The One Thing No One Told You About Your Mortgage Payment
So you decide its time to buy a house and you're excited because your interest rate is fixed at 3.25%. Your mortgage payment will be cheaper than rent and you won't have to deal with your landlord increasing the rent every year, right? You close and everything is all good until you receive an escrow shortage letter in the mail from your mortgage company. Are your property taxes & homeowners insurance included in your mortgage payment? If so, then your total mortgage payment (including taxes and insurance) may change on a yearly basis (it is not always yearly but it is good to be aware of the possibility). Most mortgage companies offers the option to escrow your taxes and insurance, which allows you to pay 1/12 of these fees every month with your mortgage payment. What you need to keep in mind, is that if the cost of one of these bills increase the next year then your total mortgage payment will increase with it. It is important that you pay attention to your homeowners insurance renewals and your property tax notices (keep them with your important documents) and know when you are supposed to receive them every year. For example, my property tax notice comes around November every year and my homeowners renewal comes in May so I am always checking for it because any changes may affect my monthly budget.

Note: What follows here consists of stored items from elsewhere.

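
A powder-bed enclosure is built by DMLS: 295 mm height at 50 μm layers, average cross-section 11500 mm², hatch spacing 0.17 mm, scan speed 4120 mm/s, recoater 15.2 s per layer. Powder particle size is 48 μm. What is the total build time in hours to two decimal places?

51.82 hours

Number of layers: 295 / 0.05 → 5900 (rounded up).
Hatch length per layer = 11500 / 0.17, so 67647.1 mm.
Scan time per layer = 67647.1 / 4120 = 16.4192 s.
Layer cycle = 16.4192 + 15.2, so 31.6192 s.
Total: 5900 × 31.6192 s = 186553.28 s → 51.82 hours.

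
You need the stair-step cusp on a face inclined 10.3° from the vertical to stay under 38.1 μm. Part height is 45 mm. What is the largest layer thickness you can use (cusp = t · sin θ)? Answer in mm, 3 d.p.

0.213 mm

sin(10.3°) = 0.1788; t_max = 0.0381/0.1788 = 0.213 mm.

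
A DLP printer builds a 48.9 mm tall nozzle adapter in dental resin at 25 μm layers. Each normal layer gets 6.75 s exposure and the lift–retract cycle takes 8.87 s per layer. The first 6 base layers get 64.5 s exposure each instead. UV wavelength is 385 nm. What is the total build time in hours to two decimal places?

8.58 hours

Layer count = ceil(48.9 / 0.025) = 1956.
Bottom layers = 6 × (64.5 + 8.87) = 440.22 s.
Normal layers = 1950 × (6.75 + 8.87), so 30459 s.
Total = 440.22 + 30459 = 30899.22 s = 8.58 hours.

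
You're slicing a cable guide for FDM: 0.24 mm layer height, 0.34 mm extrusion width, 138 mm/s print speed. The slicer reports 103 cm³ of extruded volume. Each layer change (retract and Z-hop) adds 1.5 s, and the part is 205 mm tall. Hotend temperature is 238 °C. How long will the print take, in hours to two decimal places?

2.90 hours

Bead cross-section = 0.24 × 0.34, so 0.0816 mm².
Toolpath length = 103 cm³ / 0.0816 mm² = 103000 / 0.0816 = 1262254.9 mm.
Extrusion time = 1262254.9 / 138 = 9146.8 s.
Layers = ⌈205/0.24⌉ = 855.
Layer-change overhead = 855 × 1.5 = 1282.5 s.
Altogether 9146.8 + 1282.5 = 10429.3 s, i.e. 2.90 hours.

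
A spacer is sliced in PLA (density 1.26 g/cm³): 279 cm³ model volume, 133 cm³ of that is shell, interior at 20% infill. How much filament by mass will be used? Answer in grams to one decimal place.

Volume inside the shell = 279 − 133 = 146 cm³.
Deposited infill = 0.20 × 146, so 29.2 cm³.
Deposited volume = 133 + 29.2, so 162.2 cm³.
Mass = 162.2 × 1.26, so 204.372 g.

204.4 g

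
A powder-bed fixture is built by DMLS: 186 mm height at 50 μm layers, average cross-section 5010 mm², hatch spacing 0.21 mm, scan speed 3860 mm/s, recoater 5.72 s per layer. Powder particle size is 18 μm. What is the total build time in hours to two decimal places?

12.30 hours

Layer count = ceil(186 / 0.05) = 3720.
Hatch length per layer = 5010 / 0.21 = 23857.1 mm.
Scan time per layer = 23857.1 / 3860, so 6.1806 s.
Per-layer time = 6.1806 + 5.72, so 11.9006 s.
Build time = 3720 × 11.9006 = 44270.232 s = 12.30 hours.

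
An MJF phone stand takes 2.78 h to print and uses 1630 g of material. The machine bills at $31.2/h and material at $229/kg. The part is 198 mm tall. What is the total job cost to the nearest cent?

$460.01

Machine-time cost = 31.2 × 2.78, so $86.736.
Material charge = 229 × 1630/1000, so $373.27.
Total = 86.736 + 373.27 = 460.006 ≈ $460.01.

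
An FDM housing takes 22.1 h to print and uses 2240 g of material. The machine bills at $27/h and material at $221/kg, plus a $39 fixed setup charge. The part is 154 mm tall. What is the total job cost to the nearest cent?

$1130.74

Machine-time cost = 27 × 22.1 = $596.70.
Feedstock cost = 221 × 2240/1000, so $495.04.
Total = 596.70 + 495.04 + 39 = $1130.74.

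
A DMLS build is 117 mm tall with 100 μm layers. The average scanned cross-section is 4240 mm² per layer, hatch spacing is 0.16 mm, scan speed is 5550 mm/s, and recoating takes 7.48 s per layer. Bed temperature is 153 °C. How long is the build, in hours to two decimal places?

3.98 hours

Layer count = ceil(117 / 0.1) = 1170.
Per-layer scan distance = 4240 / 0.16 = 26500 mm.
Per-layer scan time: 26500 / 5550 → 4.7748 s.
Layer cycle: 4.7748 + 7.48 → 12.2548 s.
Total: 1170 × 12.2548 s = 14338.116 s → 3.98 hours.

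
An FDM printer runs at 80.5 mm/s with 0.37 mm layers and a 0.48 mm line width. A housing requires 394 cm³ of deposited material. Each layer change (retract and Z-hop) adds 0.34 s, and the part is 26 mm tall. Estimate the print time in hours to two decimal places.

Line area: 0.37 × 0.48 → 0.1776 mm².
Toolpath length = 394 cm³ / 0.1776 mm² = 394000 / 0.1776 = 2218468.5 mm.
Time extruding = 2218468.5 / 80.5 = 27558.6 s.
Number of layers: 26 / 0.37 → 71 (rounded up).
Z-hop total: 71 × 0.34 → 24.14 s.
Total = 27558.6 + 24.14 = 27582.74 s = 7.66 hours.

7.66 hours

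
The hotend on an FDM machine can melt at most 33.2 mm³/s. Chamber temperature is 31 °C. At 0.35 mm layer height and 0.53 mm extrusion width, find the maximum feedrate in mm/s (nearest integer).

179 mm/s

Extrusion cross-section = 0.35 × 0.53, so 0.1855 mm².
v_max = Q/A = 33.2/0.1855 = 178.98 mm/s → 179 mm/s.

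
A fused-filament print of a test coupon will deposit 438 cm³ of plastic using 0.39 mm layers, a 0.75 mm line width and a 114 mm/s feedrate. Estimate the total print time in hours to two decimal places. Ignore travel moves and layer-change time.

Bead cross-section = 0.39 × 0.75 = 0.2925 mm².
Total extruded path = 438000/0.2925 = 1497435.9 mm.
Extrusion time = 1497435.9 / 114 = 13135.4 s.
Converting: 13135.4 s = 3.65 hours.

3.65 hours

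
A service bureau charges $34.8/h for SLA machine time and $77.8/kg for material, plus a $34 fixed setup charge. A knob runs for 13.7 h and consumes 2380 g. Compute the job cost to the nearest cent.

$695.92

Machine-time cost = 34.8 × 13.7, so $476.76.
Feedstock cost = 77.8 × 2380/1000, so $185.164.
Total = 476.76 + 185.164 + 34 = 695.924 ≈ $695.92.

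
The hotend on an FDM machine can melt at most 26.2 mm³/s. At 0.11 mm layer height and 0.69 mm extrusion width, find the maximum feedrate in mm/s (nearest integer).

345 mm/s

Extrusion cross-section = 0.11 × 0.69 = 0.0759 mm².
v_max = Q/A = 26.2/0.0759 = 345.19 mm/s → 345 mm/s.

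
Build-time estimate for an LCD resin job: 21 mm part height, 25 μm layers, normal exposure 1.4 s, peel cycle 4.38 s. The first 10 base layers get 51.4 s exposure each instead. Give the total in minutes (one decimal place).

Layers = ⌈21/0.025⌉ = 840.
Base layers: 10 × (51.4 + 4.38) → 557.8 s.
Remaining layers = 830 × (1.4 + 4.38) = 4797.4 s.
Total = 557.8 + 4797.4 = 5355.2 s = 89.3 minutes.

89.3 minutes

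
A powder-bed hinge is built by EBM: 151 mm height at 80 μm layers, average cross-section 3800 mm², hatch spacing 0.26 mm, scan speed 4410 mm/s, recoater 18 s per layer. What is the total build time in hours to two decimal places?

Layer count = ceil(151 / 0.08) = 1888.
Hatch length per layer = 3800 / 0.26 = 14615.4 mm.
Beam time per layer: 14615.4 / 4410 → 3.3141 s.
Time per layer = 3.3141 + 18, so 21.3141 s.
Build time = 1888 × 21.3141 = 40241.0208 s = 11.18 hours.

11.18 hours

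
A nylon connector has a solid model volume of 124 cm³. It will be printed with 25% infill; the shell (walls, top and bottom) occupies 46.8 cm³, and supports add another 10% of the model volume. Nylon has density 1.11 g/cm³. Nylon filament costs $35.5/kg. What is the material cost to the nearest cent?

$3.09

Interior volume = 124 − 46.8 = 77.2 cm³.
Infill deposited = 0.25 × 77.2, so 19.3 cm³.
Support = 0.10 × 124, so 12.4 cm³.
Total printed volume = 46.8 + 19.3 + 12.4, so 78.5 cm³.
Mass = 78.5 × 1.11, so 87.135 g.
Cost = 87.135 g / 1000 × $35.5/kg = $3.09.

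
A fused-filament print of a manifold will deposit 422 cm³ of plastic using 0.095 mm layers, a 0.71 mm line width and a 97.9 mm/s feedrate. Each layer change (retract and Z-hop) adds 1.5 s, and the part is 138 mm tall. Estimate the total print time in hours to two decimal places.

18.36 hours

Extrusion cross-section = 0.095 × 0.71 = 0.06745 mm².
Path length: 422000 mm³ / 0.06745 mm² → 6256486.3 mm.
Time extruding = 6256486.3 / 97.9, so 63906.9 s.
Number of layers: 138 / 0.095 → 1453 (rounded up).
Non-print overhead: 1453 × 1.5 → 2179.5 s.
Total = 63906.9 + 2179.5 = 66086.4 s = 18.36 hours.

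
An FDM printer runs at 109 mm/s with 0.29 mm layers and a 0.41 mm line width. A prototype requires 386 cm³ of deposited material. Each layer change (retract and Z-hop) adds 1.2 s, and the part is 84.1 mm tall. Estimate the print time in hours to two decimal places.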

If your homeowners insurance has increased significantly and the reason is not listed in your renewal notice, you can contact them to get an explanation of the new rate. There are several reasons why your homeowners insurance rate could increase, it could be due to the number of claims the company had to pay out for a large disaster, such as, a hurricane or flooding, or the level of risk in your neighborhood has changed, more foreclosures, break-ins or vandalism. It could also be a result of your actions, such as, filing too many claims and your credit. When it comes to filing claims, depending on amount the damage, it may be in your best interest to get a quote before you contact your insurance company. The repair cost may be below your deductible or just a few dollars above your deductible so it isn't worth filing the claim. (Believe me, I had roof damaged that totaled $560 and my deductible was $500, it wasn't worth the increase in premium, they would have charged). As for your credit, your homeowners insurance checks your credit before your renewal. If you credit profile is not as stellar as it was the year before they will increase your rate. Why? Because due to your financial situation you may not keep up with the routine maintenance on the home which causes small problems to turn into large problems.
If your property taxes significantly increases, there are a few factors that may have caused the increase, such as, your local government or schools needs more money. Typically, when there is a shortage in funds, increasing property taxes is the one of the options. Also, it could be due to improvements in the area, like a new neighborhood with more expensive houses, a new shopping center or even a golf course. Home improvements can also cause your property taxes to increase. Did you file for a building permit to finish that basement or update your kitchen? Well, the tax assessor looks at that information too and they estimate the new tax value of your home (I am not telling you to not get a building permit when make improvements to your home, if it's required get one). The best advice I can give you is to contact your tax assessor's office to find out why your taxes increase, it could be due to a mistake on their end. .
You have to launch an investigation each time your homeowners insurance or property taxes increase but if the amount of the increase is so large that you do a double take, you should look into it.